Hij was al begonnen.
“Wanneer heb je dat gedaan?” Ik deinsde terug.
“Toen je vanochtend bij het uitvaartcentrum was. Jij hebt het voorbereid… Ik kon niets anders doen, Shay. Dit is mijn manier om ermee om te gaan.”
Ik stond er een tijdje in de gang naar te kijken. Het was surrealistisch, alsof ik het huis van iemand anders was binnengegaan, een huis waar mijn dochter nooit had gewoond. De dozen wekten de indruk van een transactie, alsof rouw een taak was die vóór volgende week dinsdag moest worden afgerond.
Ik zei geen woord meer; ik draaide me om en ging naar boven. De badkamerdeur klikte zachtjes achter me toen ik hem op slot deed. Ik ging op de rand van het bad zitten, boog voorover en begroef mijn gezicht in mijn handen.
Het snikken dat volgde was niet hard. Dat was ook niet nodig. Het schudde mijn ribben als een stille aardbeving. Zo eentje die onverwacht komt, alles op zijn kop zet en je doet afvragen of alles ooit nog stabiel zal worden.

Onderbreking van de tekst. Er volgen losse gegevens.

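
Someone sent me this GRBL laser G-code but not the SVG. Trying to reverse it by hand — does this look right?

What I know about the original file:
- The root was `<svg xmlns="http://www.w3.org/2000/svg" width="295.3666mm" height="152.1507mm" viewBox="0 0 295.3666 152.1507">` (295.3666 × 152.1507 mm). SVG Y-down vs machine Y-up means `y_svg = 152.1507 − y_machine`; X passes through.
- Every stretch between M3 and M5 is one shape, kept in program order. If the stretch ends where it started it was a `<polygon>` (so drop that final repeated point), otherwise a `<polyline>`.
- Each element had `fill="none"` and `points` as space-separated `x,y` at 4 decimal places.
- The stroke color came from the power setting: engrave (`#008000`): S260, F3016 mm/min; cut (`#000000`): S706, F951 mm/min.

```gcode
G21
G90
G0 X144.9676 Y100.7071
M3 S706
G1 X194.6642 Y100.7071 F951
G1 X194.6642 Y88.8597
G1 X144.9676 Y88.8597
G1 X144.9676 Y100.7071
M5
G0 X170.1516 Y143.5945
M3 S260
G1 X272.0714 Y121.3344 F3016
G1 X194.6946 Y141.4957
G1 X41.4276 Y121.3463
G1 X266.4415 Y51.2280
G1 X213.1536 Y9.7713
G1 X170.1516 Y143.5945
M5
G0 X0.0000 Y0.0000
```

Each laser-on run becomes one SVG element. Flip Y back into SVG space with y_svg = 152.1507 − y_machine.

Run 1: power S706 maps to stroke `#000000` (cut). The run returns to its start, so emit a `<polygon>` with points (Y-flipped): 144.9676,51.4436 194.6642,51.4436 194.6642,63.2910 144.9676,63.2910.

Run 2: power S260 maps to stroke `#008000` (engrave). The run returns to its start, so emit a `<polygon>` with points (Y-flipped): 170.1516,8.5562 272.0714,30.8163 194.6946,10.6550 41.4276,30.8044 266.4415,100.9227 213.1536,142.3794.

<svg xmlns="http://www.w3.org/2000/svg" width="295.3666mm" height="152.1507mm" viewBox="0 0 295.3666 152.1507">
  <polygon points="144.9676,51.4436 194.6642,51.4436 194.6642,63.2910 144.9676,63.2910" fill="none" stroke="#000000"/>
  <polygon points="170.1516,8.5562 272.0714,30.8163 194.6946,10.6550 41.4276,30.8044 266.4415,100.9227 213.1536,142.3794" fill="none" stroke="#008000"/>
</svg>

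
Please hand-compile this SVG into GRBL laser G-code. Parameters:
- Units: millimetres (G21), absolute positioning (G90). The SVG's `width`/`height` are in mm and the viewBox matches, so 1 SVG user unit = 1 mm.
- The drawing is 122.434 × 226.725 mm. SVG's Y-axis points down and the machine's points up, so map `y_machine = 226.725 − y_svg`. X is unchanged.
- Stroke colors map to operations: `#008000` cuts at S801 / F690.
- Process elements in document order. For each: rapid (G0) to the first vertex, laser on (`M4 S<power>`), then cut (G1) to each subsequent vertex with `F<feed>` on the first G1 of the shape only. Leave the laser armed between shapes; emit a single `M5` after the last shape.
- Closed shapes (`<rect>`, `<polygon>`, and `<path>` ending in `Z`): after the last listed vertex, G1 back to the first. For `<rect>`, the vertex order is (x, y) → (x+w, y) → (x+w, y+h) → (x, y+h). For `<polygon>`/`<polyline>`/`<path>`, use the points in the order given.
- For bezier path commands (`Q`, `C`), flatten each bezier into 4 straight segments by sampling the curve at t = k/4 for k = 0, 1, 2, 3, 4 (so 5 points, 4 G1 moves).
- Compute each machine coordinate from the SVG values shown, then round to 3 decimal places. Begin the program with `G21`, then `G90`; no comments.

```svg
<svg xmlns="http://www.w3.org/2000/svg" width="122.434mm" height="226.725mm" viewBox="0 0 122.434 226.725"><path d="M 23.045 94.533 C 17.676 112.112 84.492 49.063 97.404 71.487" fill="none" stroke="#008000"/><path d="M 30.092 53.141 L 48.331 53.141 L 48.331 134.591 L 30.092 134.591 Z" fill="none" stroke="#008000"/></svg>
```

viewBox `0 0 122.434 226.725` with mm width/height → 1 unit = 1 mm. Flip: y_m = 226.725 − y_svg.

**Shape 1** — `<path>` cubic bezier, stroke `#008000` → cut (S801, F690). Control points (SVG): P0=(23.045,94.533), P1=(17.676,112.112), P2=(84.492,49.063), P3=(97.404,71.487); sampled at t=k/4. Machine vertices: (23.045,132.192) → (30.583,131.530) → (53.369,145.532) → (79.583,158.625) → (97.404,155.238). Open path.

**Shape 2** — `<path>` rectangle, stroke `#008000` → cut (S801, F690). Machine vertices: (30.092,173.584) → (48.331,173.584) → (48.331,92.134) → (30.092,92.134) → (30.092,173.584). Closed: final G1 returns to the first vertex.

G21
G90
G0 X23.045 Y132.192
M4 S801
G1 X30.583 Y131.530 F690
G1 X53.369 Y145.532
G1 X79.583 Y158.625
G1 X97.404 Y155.238
G0 X30.092 Y173.584
M4 S801
G1 X48.331 Y173.584 F690
G1 X48.331 Y92.134
G1 X30.092 Y92.134
G1 X30.092 Y173.584
M5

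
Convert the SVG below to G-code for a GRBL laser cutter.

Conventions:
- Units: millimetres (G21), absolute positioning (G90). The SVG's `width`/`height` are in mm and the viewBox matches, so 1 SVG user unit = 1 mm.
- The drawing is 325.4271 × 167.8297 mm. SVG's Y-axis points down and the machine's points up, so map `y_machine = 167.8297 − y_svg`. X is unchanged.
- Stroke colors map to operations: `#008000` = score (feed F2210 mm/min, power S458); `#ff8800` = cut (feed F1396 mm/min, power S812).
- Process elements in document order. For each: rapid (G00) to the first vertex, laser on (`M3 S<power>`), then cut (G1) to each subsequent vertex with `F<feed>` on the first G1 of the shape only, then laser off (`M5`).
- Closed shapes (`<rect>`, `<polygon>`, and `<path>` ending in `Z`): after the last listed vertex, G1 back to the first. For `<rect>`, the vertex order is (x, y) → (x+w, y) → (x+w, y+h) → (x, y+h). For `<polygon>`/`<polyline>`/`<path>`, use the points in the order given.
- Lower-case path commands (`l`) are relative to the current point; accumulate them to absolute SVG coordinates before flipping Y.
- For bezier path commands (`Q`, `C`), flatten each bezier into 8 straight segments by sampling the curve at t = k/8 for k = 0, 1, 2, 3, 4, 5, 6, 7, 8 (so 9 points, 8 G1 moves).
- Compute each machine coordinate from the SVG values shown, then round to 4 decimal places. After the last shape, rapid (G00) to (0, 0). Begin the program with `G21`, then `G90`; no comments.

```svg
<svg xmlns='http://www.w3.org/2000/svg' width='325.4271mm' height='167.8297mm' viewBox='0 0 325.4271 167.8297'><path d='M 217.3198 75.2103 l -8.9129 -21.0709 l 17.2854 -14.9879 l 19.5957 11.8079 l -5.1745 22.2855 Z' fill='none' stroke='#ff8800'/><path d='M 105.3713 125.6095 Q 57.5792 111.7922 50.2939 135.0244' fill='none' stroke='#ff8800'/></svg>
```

G21
G90
G00 X217.3198 Y92.6194
M3 S812
G1 X208.4069 Y113.6903 F1396
G1 X225.6923 Y128.6782
G1 X245.2880 Y116.8703
G1 X240.1135 Y94.5848
G1 X217.3198 Y92.6194
M5
G00 X105.3713 Y42.2202
M3 S812
G1 X94.0562 Y45.0956 F1396
G1 X84.0069 Y46.8133
G1 X75.2235 Y47.3731
G1 X67.7059 Y46.7751
G1 X61.4541 Y45.0194
G1 X56.4682 Y42.1058
G1 X52.7481 Y38.0345
G1 X50.2939 Y32.8053
M5
G00 X0.0000 Y0.0000

1 u = 1 mm; y_m = 167.8297 − y.

[1] `<path>` regular polygon, #ff8800→cut S812 F1396: (217.3198,92.6194) → (208.4069,113.6903) → (225.6923,128.6782) → (245.2880,116.8703) → (240.1135,94.5848) → (217.3198,92.6194) (closed)

[2] `<path>` quadratic bezier, #ff8800→cut S812 F1396: (105.3713,42.2202) → (94.0562,45.0956) → (84.0069,46.8133) → (75.2235,47.3731) → (67.7059,46.7751) → (61.4541,45.0194) → (56.4682,42.1058) → (52.7481,38.0345) → (50.2939,32.8053)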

Ik hoorde de mensen beneden de begrafenismaaltijd eten die Linda en ik hadden besteld. Ik negeerde de mensen die op de badkamerdeur klopten. Ik negeerde Linda die vroeg of het goed met me ging. Ik negeerde alles.
De deur kraakte toen hij openging, alsof hij aarzelde om me binnen te laten. Zijn bed was onopgemaakt; een gekreukte hoodie lag aan zijn voeten. Haar biologieboek lag naast haar kussen, opengeslagen op een pagina die ze roze had gemarkeerd.
Ik ging langzaam zitten, alsof ze nog ruimte nodig had. Ik streek met mijn vingers langs de rug van het boek en pakte toen zijn kleren. Een voor een vouwde ik ze langzaam op, niet omdat ze gevouwen moesten worden, maar omdat ik de drang voelde om ze weer aan te raken.
De geur van haar shampoo bleef aan de kussensloop hangen. De muren waren nog steeds bedekt met polaroids van zijn vrienden, onze hond Max en een paar selfies met mij.
We lachten allebei. Ik knipperde snel met mijn ogen en probeerde mijn tranen te bedwingen.
“Ik mis je, schat,” fluisterde ik. “Ik mis je zo erg.”
Toen zag ik zijn rugzak, die in een hoekje stond alsof hij wachtte tot maandagochtend.
Ik knielde ernaast en opende het langzaam. Ik rommelde door notitieboekjes en pennen, al die kleine dingen die me tot nu toe niet belangrijk leken.
In zijn geschiedenisboek lag een gevouwen vel papier. Ik haalde het eruit en vouwde het langzaam open.
“Mam, als je dit leest, kijk dan eens onder mijn bed. Dan begrijp je alles.”
Mijn adem stokte in mijn keel. Mijn handen werden koud terwijl de inkt een beetje vervaagde door de hitte van mijn vingers.